The judge, praised by the local newspaper for "running a tight ship," interrupted a defense lawyer mid-sentence in an impassioned closing to impose the court's 20-minute closing rule.

Two other defense lawyers, mindful of the 20-minute rule, sounded like cartoon characters whose lines had been speeded up to two or three times normal.

The judge angrily scolded the jury three times for its lengthy deliberations. And again, this was a highly complex trial that unfolded over two weeks.

Beyond that, most attempts over the past several years to reign in the excesses and abuses of rogue prosecutors is met with the argument-ending reply that such changes would slow things down and clog the courts.

For my money, we're in the fix we're in mostly because cops have been freed of restraints that once kept them from trampling rights. And prosecutors have become too powerful and unaccountable; the brakes that once held them somewhat in check have all but been disabled.

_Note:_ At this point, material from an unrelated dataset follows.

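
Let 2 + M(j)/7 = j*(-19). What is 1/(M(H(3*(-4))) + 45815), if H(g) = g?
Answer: 1/47397 ≈ 2.1098e-5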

With broad, sweeping RICO, drug war era and anti-terrorism statutes in hand and draconian sentencing guidelines at their disposal prosecutors can and do fill prisons almost single-handedly. Their excesses and abuses are routinely excused as the necessary evil that must be accepted to keep the courts moving.

Whatever else is done to fix things, we'll need a massive public education campaign to talk the mob down from its tough-on-crime, lynch-mob inclinations. The cost angle is probably the best tack.

Grand juries will need a makeover to enable them to actually do meaningful work.

Efforts must be made by courts and lawmakers to somehow force cops and prosecutors play fair and honest.

The possibility of actually testing criminal cases before juries must somehow be improved to more than 3 or 4 percent in federal and 23 to 25 percent in state cases.

Sentencing guidelines, the rubber hose of the new-age justice system, must somehow be scaled down or removed from the arsenals of prosecutors.

My two cents worth. And, yes, I do realize how idealistic and improbable this is.